Being a Dell/Microsoft shop, I wished I had hit on that Desktop-Laptop naming convention long ago. I had already incorporated operating systems and roles into the computer name, but the service tag would have been a great addition

kmdennis
kmdennis

I remember some applications using SQL would not play well with a dash in the server name.

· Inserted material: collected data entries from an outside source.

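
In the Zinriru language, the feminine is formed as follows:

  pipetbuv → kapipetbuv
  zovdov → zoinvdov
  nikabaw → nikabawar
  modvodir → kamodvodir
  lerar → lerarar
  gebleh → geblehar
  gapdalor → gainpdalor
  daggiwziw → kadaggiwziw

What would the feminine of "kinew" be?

lerar and gapdalor both end in -r yet inflect differently (lerarar, gainpdalor), so the final letter is not what conditions the rule; the last vowel is.
"kinew" has last vowel 'e'. The one such stem in the data (gebleh → geblehar) adds -ar, so the same rule applies.
The other patterns: stems whose last vowel is 'o' insert -in- after the first vowel; stems whose last vowel is 'i' or 'u' add the prefix ka-.
So kinew → kinewar.

kinewar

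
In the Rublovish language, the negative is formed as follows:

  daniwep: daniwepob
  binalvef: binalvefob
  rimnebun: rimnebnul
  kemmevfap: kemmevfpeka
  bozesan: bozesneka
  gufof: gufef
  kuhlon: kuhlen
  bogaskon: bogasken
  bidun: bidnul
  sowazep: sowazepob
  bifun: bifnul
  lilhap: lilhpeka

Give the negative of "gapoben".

gapobenob

rimnebun and bogaskon both end in -n yet inflect differently (rimnebnul, bogasken), so the final letter is not what conditions the rule; the last vowel is.
"gapoben" has last vowel 'e'. The stems whose last vowel is 'e' (sowazep → sowazepob, daniwep → daniwepob, binalvef → binalvefob) add -ob.
The other patterns: stems whose last vowel is 'u' delete the last vowel and add -ul; stems whose last vowel is 'o' change the last vowel to 'e'; stems whose last vowel is 'a' delete the last vowel and add -eka.
So gapoben → gapobenob.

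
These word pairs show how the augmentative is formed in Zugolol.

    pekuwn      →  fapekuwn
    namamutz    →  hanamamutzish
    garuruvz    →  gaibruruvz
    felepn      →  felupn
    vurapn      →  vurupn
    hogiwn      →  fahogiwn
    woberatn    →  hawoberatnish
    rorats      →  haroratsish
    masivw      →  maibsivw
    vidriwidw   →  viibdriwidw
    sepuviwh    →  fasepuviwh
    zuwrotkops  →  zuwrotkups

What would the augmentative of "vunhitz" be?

"vunhitz" has second-to-last letter 't'. The stems whose second-to-last letter is 't' (rorats → haroratsish, namamutz → hanamamutzish, woberatn → hawoberatnish) add ha- … -ish around the stem.
So vunhitz → havunhitzish.

havunhitzish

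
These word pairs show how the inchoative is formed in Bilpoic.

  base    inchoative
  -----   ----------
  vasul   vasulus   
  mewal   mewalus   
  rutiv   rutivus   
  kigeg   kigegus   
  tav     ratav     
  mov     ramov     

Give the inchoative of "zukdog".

zukdogus

mov and rutiv both end in -v yet inflect differently (ramov, rutivus), so the final letter is not what conditions the rule; the number of vowels is.
"zukdog" has 2 vowels. The stems with 2 vowels (kigeg → kigegus, vasul → vasulus, rutiv → rutivus) add -us.
The other pattern: stems with 1 vowel add the prefix ra-.
So zukdog → zukdogus.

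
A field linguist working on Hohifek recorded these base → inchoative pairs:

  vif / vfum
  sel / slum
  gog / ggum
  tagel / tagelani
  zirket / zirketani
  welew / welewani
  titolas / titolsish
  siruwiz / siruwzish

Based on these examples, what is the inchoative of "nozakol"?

sel and tagel both end in -l yet inflect differently (slum, tagelani), so the final letter is not what conditions the rule; the number of vowels is.
"nozakol" has 3 vowels. The stems with 3 vowels (titolas → titolsish, siruwiz → siruwzish) delete the last vowel and add -ish.
The other patterns: stems with 1 vowel delete the last vowel and add -um; stems with 2 vowels add -ani.
So nozakol → nozaklish.

nozaklish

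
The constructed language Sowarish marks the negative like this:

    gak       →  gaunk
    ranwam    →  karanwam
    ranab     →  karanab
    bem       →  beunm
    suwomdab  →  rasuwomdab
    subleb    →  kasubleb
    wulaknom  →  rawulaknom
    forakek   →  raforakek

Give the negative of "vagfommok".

"vagfommok" has 3 vowels. The stems with 3 vowels (forakek → raforakek, wulaknom → rawulaknom, suwomdab → rasuwomdab) add the prefix ra-.
So vagfommok → ravagfommok.

ravagfommok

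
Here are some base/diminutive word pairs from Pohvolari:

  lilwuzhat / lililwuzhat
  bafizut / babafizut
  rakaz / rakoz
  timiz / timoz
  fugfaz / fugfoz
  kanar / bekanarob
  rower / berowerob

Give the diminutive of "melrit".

lilwuzhat and rakaz both have last vowel 'a' yet inflect differently (lililwuzhat, rakoz), so the last vowel is not what conditions the rule; the final letter is.
"melrit" ends in -t. The stems ending in -t (lilwuzhat → lililwuzhat, bafizut → babafizut) repeat the first consonant+vowel as a prefix.
So melrit → memelrit.

memelrit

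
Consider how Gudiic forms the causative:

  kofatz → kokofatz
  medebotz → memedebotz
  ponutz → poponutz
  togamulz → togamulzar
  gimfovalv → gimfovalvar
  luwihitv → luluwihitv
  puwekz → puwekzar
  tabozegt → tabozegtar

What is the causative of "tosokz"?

"tosokz" has second-to-last letter 'k'. The one such stem in the data (puwekz → puwekzar) adds -ar, so the same rule applies.
The other pattern: stems whose second-to-last letter is 't' repeat the first consonant+vowel as a prefix.
So tosokz → tosokzar.

tosokzar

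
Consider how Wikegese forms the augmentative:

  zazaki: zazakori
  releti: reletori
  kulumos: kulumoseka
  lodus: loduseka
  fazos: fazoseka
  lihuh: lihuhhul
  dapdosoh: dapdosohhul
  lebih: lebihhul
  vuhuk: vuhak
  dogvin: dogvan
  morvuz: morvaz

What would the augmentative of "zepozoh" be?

zepozohhul

lodus and lihuh both have last vowel 'u' yet inflect differently (loduseka, lihuhhul), so the last vowel is not what conditions the rule; the final letter is.
"zepozoh" ends in -h. The stems ending in -h (lihuh → lihuhhul, dapdosoh → dapdosohhul, lebih → lebihhul) double the final consonant and add -ul.
The other patterns: stems ending in -i drop the final letter and add -ori; stems ending in -s add -eka; stems ending in -k, -n or -z change the last vowel to 'a'.
So zepozoh → zepozohhul.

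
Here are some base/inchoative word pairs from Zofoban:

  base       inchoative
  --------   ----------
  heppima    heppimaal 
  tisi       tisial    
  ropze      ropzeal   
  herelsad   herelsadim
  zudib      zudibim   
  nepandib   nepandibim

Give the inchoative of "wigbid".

"wigbid" ends in a consonant. The stems ending in a consonant (herelsad → herelsadim, zudib → zudibim, nepandib → nepandibim) add -im.
So wigbid → wigbidim.

wigbidim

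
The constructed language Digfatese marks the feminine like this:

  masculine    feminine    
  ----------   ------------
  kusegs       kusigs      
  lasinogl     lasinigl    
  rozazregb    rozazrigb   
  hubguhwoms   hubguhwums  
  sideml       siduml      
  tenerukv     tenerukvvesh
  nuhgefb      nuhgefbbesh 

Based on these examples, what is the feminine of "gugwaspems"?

gugwaspums

kusegs and hubguhwoms both end in -s yet inflect differently (kusigs, hubguhwums), so the final letter is not what conditions the rule; the second-to-last letter is.
"gugwaspems" has second-to-last letter 'm'. The stems whose second-to-last letter is 'm' (hubguhwoms → hubguhwums, sideml → siduml) change the last vowel to 'u'.
The other patterns: stems whose second-to-last letter is 'g' change the last vowel to 'i'; stems whose second-to-last letter is 'f' or 'k' double the final consonant and add -esh.
So gugwaspems → gugwaspums.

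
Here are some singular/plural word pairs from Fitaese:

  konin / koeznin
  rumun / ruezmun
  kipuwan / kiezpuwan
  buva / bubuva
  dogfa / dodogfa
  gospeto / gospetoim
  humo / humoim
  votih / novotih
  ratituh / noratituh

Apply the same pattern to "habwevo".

kipuwan and buva both have last vowel 'a' yet inflect differently (kiezpuwan, bubuva), so the last vowel is not what conditions the rule; the final letter is.
"habwevo" ends in -o. The stems ending in -o (gospeto → gospetoim, humo → humoim) add -im.
So habwevo → habwevoim.

habwevoim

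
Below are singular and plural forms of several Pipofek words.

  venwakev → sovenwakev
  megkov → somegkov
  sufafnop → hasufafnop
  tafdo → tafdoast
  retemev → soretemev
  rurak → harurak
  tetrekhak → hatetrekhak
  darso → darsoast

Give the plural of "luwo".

luwoast

tafdo and megkov both have last vowel 'o' yet inflect differently (tafdoast, somegkov), so the last vowel is not what conditions the rule; the final letter is.
"luwo" ends in -o. The stems ending in -o (tafdo → tafdoast, darso → darsoast) add -ast.
The other patterns: stems ending in -v add the prefix so-; stems ending in -k or -p add the prefix ha-.
So luwo → luwoast.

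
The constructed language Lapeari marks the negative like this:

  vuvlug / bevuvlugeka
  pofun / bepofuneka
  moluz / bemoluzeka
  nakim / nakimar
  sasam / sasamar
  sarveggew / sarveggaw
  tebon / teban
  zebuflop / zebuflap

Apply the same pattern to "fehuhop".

pofun and tebon both end in -n yet inflect differently (bepofuneka, teban), so the final letter is not what conditions the rule; the last vowel is.
"fehuhop" has last vowel 'o'. The stems whose last vowel is 'o' (tebon → teban, zebuflop → zebuflap) change the last vowel to 'a'.
The other patterns: stems whose last vowel is 'u' add be- … -eka around the stem; stems whose last vowel is 'a' or 'i' add -ar.
So fehuhop → fehuhap.

fehuhap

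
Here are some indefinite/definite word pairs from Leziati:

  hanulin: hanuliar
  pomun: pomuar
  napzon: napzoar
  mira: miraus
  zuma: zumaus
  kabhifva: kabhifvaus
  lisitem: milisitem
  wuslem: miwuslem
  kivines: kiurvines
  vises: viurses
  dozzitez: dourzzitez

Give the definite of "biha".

bihaus

lisitem and kivines both have last vowel 'e' yet inflect differently (milisitem, kiurvines), so the last vowel is not what conditions the rule; the final letter is.
"biha" ends in -a. The stems ending in -a (mira → miraus, zuma → zumaus, kabhifva → kabhifvaus) add -us.
The other patterns: stems ending in -n drop the final letter and add -ar; stems ending in -m add the prefix mi-; stems ending in -s or -z insert -ur- after the first vowel.
So biha → bihaus.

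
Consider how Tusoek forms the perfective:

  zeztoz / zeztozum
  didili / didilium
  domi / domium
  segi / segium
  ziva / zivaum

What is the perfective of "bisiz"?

bisizum

Every pair shown (zeztoz → zeztozum, didili → didilium, domi → domium, …) follows the same rule: add -um.
So bisiz → bisizum.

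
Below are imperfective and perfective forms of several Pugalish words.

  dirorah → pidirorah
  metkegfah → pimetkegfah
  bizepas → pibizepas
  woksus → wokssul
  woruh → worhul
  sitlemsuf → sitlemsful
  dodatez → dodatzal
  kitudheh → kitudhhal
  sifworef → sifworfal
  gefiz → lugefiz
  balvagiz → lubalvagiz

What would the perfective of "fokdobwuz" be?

fokdobwzul

bizepas and woksus both end in -s yet inflect differently (pibizepas, wokssul), so the final letter is not what conditions the rule; the last vowel is.
"fokdobwuz" has last vowel 'u'. The stems whose last vowel is 'u' (woksus → wokssul, woruh → worhul, sitlemsuf → sitlemsful) delete the last vowel and add -ul.
So fokdobwuz → fokdobwzul.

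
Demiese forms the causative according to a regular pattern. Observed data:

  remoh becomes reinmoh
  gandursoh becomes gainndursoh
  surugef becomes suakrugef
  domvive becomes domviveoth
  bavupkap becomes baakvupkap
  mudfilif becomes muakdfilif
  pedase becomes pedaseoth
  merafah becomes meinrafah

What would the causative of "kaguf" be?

kaakguf

merafah and bavupkap both have last vowel 'a' yet inflect differently (meinrafah, baakvupkap), so the last vowel is not what conditions the rule; the final letter is.
"kaguf" ends in -f. The stems ending in -f (mudfilif → muakdfilif, surugef → suakrugef) insert -ak- after the first vowel.
The other patterns: stems ending in -h insert -in- after the first vowel; stems ending in -e add -oth.
So kaguf → kaakguf.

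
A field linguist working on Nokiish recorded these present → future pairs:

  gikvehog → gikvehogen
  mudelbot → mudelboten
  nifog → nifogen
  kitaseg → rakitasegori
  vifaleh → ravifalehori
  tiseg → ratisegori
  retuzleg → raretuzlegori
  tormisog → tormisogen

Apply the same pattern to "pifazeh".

tiseg and gikvehog both end in -g yet inflect differently (ratisegori, gikvehogen), so the final letter is not what conditions the rule; the last vowel is.
"pifazeh" has last vowel 'e'. The stems whose last vowel is 'e' (tiseg → ratisegori, retuzleg → raretuzlegori, vifaleh → ravifalehori) add ra- … -ori around the stem.
The other pattern: stems whose last vowel is 'o' add -en.
So pifazeh → rapifazehori.

rapifazehori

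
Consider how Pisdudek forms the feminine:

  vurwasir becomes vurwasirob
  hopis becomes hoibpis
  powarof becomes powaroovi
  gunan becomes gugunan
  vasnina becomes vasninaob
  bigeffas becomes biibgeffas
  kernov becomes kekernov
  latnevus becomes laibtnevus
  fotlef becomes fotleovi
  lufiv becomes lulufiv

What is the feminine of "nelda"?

neldaob

bigeffas and vasnina both have last vowel 'a' yet inflect differently (biibgeffas, vasninaob), so the last vowel is not what conditions the rule; the final letter is.
"nelda" ends in -a. The one such stem in the data (vasnina → vasninaob) adds -ob, so the same rule applies.
The other patterns: stems ending in -s insert -ib- after the first vowel; stems ending in -f drop the final letter and add -ovi; stems ending in -n or -v repeat the first consonant+vowel as a prefix.
So nelda → neldaob.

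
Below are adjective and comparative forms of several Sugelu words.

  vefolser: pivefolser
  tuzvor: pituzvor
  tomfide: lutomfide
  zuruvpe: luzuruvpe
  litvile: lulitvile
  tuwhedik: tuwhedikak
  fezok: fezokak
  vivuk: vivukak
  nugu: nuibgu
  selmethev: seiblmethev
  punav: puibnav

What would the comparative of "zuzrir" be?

pizuzrir

vefolser and tomfide both have last vowel 'e' yet inflect differently (pivefolser, lutomfide), so the last vowel is not what conditions the rule; the final letter is.
"zuzrir" ends in -r. The stems ending in -r (vefolser → pivefolser, tuzvor → pituzvor) add the prefix pi-.
The other patterns: stems ending in -e add the prefix lu-; stems ending in -k add -ak; stems ending in -u or -v insert -ib- after the first vowel.
So zuzrir → pizuzrir.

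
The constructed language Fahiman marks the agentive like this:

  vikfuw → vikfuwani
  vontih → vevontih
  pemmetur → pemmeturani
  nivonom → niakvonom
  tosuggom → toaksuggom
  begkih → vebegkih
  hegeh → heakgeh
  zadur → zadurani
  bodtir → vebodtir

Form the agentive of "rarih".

"rarih" has last vowel 'i'. The stems whose last vowel is 'i' (vontih → vevontih, begkih → vebegkih, bodtir → vebodtir) add the prefix ve-.
The other patterns: stems whose last vowel is 'u' add -ani; stems whose last vowel is 'e' or 'o' insert -ak- after the first vowel.
So rarih → verarih.

verarih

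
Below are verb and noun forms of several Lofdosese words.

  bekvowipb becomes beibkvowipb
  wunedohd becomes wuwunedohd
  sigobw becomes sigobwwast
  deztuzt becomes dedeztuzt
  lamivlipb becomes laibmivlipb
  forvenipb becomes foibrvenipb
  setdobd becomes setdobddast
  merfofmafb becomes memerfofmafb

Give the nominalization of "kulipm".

kuiblipm

setdobd and wunedohd both end in -d yet inflect differently (setdobddast, wuwunedohd), so the final letter is not what conditions the rule; the second-to-last letter is.
"kulipm" has second-to-last letter 'p'. The stems whose second-to-last letter is 'p' (bekvowipb → beibkvowipb, lamivlipb → laibmivlipb, forvenipb → foibrvenipb) insert -ib- after the first vowel.
So kulipm → kuiblipm.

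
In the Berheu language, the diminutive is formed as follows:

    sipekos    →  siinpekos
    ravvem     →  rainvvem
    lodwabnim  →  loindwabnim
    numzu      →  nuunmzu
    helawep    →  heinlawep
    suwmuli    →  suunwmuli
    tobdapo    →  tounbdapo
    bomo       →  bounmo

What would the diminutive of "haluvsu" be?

tobdapo and sipekos both have last vowel 'o' yet inflect differently (tounbdapo, siinpekos), so the last vowel is not what conditions the rule; whether the stem ends in a vowel or a consonant is.
"haluvsu" ends in a vowel. The stems ending in a vowel (tobdapo → tounbdapo, bomo → bounmo, suwmuli → suunwmuli) insert -un- after the first vowel.
So haluvsu → haunluvsu.

haunluvsu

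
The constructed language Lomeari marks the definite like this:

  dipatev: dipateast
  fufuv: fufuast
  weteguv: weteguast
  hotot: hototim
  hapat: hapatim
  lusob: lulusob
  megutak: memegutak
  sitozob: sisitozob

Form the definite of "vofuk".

hotot and lusob both have last vowel 'o' yet inflect differently (hototim, lulusob), so the last vowel is not what conditions the rule; the final letter is.
"vofuk" ends in -k. The one such stem in the data (megutak → memegutak) repeats the first consonant+vowel as a prefix (as do lusob, sitozob), so the same rule applies.
The other patterns: stems ending in -v drop the final letter and add -ast; stems ending in -t add -im.
So vofuk → vovofuk.

vovofuk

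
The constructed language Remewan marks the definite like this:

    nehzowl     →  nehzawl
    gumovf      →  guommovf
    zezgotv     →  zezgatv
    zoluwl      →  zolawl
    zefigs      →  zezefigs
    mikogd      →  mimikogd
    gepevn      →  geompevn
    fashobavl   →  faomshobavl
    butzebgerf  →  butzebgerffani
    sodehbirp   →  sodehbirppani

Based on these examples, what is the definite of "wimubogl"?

wiwimubogl

butzebgerf and gumovf both end in -f yet inflect differently (butzebgerffani, guommovf), so the final letter is not what conditions the rule; the second-to-last letter is.
"wimubogl" has second-to-last letter 'g'. The stems whose second-to-last letter is 'g' (mikogd → mimikogd, zefigs → zezefigs) repeat the first consonant+vowel as a prefix.
The other patterns: stems whose second-to-last letter is 'r' double the final consonant and add -ani; stems whose second-to-last letter is 'v' insert -om- after the first vowel; stems whose second-to-last letter is 't' or 'w' change the last vowel to 'a'.
So wimubogl → wiwimubogl.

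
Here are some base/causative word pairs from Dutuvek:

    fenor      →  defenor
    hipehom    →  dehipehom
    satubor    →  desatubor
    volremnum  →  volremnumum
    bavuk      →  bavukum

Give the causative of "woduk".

hipehom and volremnum both end in -m yet inflect differently (dehipehom, volremnumum), so the final letter is not what conditions the rule; the last vowel is.
"woduk" has last vowel 'u'. The stems whose last vowel is 'u' (volremnum → volremnumum, bavuk → bavukum) add -um.
The other pattern: stems whose last vowel is 'o' add the prefix de-.
So woduk → wodukum.

wodukum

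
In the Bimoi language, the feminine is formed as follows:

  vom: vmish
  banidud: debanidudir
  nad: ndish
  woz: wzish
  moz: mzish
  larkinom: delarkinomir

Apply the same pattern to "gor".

grish

larkinom and vom both end in -m yet inflect differently (delarkinomir, vmish), so the final letter is not what conditions the rule; the number of vowels is.
"gor" has 1 vowel. The stems with 1 vowel (woz → wzish, vom → vmish, nad → ndish) delete the last vowel and add -ish.
The other pattern: stems with 3 vowels add de- … -ir around the stem.
So gor → grish.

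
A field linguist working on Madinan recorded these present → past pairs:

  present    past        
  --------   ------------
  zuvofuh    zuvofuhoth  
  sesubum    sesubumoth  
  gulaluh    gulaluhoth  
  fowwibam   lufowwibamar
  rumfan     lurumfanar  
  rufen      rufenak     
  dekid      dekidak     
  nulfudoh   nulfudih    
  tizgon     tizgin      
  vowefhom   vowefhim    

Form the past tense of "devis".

devisak

sesubum and fowwibam both end in -m yet inflect differently (sesubumoth, lufowwibamar), so the final letter is not what conditions the rule; the last vowel is.
"devis" has last vowel 'i'. The one such stem in the data (dekid → dekidak) adds -ak, so the same rule applies.
The other patterns: stems whose last vowel is 'u' add -oth; stems whose last vowel is 'a' add lu- … -ar around the stem; stems whose last vowel is 'o' change the last vowel to 'i'.
So devis → devisak.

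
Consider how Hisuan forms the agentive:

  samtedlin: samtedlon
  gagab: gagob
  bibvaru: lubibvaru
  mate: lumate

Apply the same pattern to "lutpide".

"lutpide" ends in a vowel. The stems ending in a vowel (bibvaru → lubibvaru, mate → lumate) add the prefix lu-.
So lutpide → lulutpide.

lulutpide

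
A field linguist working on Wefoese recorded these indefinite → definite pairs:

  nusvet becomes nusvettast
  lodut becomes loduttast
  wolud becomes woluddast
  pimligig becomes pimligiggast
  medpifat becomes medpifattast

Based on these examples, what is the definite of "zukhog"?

zukhoggast

Every pair shown (nusvet → nusvettast, lodut → loduttast, wolud → woluddast, …) follows the same rule: double the final consonant and add -ast.
So zukhog → zukhoggast.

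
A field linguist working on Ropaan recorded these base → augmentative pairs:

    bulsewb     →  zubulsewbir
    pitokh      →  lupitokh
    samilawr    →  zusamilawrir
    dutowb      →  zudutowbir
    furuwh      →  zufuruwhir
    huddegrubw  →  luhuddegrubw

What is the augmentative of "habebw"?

luhabebw

"habebw" has second-to-last letter 'b'. The one such stem in the data (huddegrubw → luhuddegrubw) adds the prefix lu-, so the same rule applies.
The other pattern: stems whose second-to-last letter is 'w' add zu- … -ir around the stem.
So habebw → luhabebw.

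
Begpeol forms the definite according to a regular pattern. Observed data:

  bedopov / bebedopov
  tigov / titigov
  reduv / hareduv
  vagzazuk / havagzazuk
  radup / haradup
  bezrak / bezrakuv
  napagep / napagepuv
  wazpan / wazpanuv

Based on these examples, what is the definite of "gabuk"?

bedopov and reduv both end in -v yet inflect differently (bebedopov, hareduv), so the final letter is not what conditions the rule; the last vowel is.
"gabuk" has last vowel 'u'. The stems whose last vowel is 'u' (reduv → hareduv, vagzazuk → havagzazuk, radup → haradup) add the prefix ha-.
So gabuk → hagabuk.

hagabuk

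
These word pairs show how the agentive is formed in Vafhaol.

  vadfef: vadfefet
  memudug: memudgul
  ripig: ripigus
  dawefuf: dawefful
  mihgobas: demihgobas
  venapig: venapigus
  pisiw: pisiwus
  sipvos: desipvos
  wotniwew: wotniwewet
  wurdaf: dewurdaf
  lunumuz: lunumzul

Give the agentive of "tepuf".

"tepuf" has last vowel 'u'. The stems whose last vowel is 'u' (dawefuf → dawefful, lunumuz → lunumzul, memudug → memudgul) delete the last vowel and add -ul.
So tepuf → tepful.

tepful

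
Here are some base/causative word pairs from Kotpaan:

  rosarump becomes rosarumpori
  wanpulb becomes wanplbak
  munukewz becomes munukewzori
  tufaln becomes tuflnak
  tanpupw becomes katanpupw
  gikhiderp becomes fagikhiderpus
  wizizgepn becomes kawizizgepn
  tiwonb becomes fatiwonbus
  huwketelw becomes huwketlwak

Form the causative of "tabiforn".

fatabifornus

tanpupw and huwketelw both end in -w yet inflect differently (katanpupw, huwketlwak), so the final letter is not what conditions the rule; the second-to-last letter is.
"tabiforn" has second-to-last letter 'r'. The one such stem in the data (gikhiderp → fagikhiderpus) adds fa- … -us around the stem, so the same rule applies.
So tabiforn → fatabifornus.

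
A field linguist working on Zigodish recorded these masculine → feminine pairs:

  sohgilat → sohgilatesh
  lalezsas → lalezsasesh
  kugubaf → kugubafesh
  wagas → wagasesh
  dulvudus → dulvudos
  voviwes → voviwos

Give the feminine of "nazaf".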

Ever since, i have avoided the use of special characters in computer names.

bradcoll
bradcoll

I have been doing this for years, and I use a similar principle but keep them short and easy to remember (cuts down on training time) XXXEEE99 is the format I use, XXX = site name (if multiple sites) or company abbreviaiton eg: SYD for Sydney or WST for Western Corporation EEE = server purpose eg: PRT for Print Server, FS for File Server - (this is not strictly limited to 3 letters, it can be more or less but I do prefer to keep it around 3) then of course 99 = a number to indicate how many you have, starting at 01 and going up from there of course. so in the end you have servers called : WSTFS01 for the file server WSTPRT01 for the print server WSTPRT02 for an additional print server all easy to remember and yet desciptive of their purpose

kmdennis
kmdennis

But for the most part, an attacker will be running some kind of network scanning software which will tell what type of machine it is. So I don't see how the naming would help secure anything. But I guess if the potential attacker was just going to look for a name that indicates the machine type then it would delay him somewhat. I have worked in companies that named computers based on the username, but that works fine in companies with a small number of computers. It is not the best but it works. If I had to do it for a large company with computers spread over a large area (the whole USA or International), I would use a naming convention which would indicate the Country/State|Role/Type|Dept/Location|# For example: TXDSKFINFL1 - Texas Desktop Finance Fisrt Floor. It definitely helps when you have an idea of the location of these computers. In the case of Servers you could use the role to simplify things.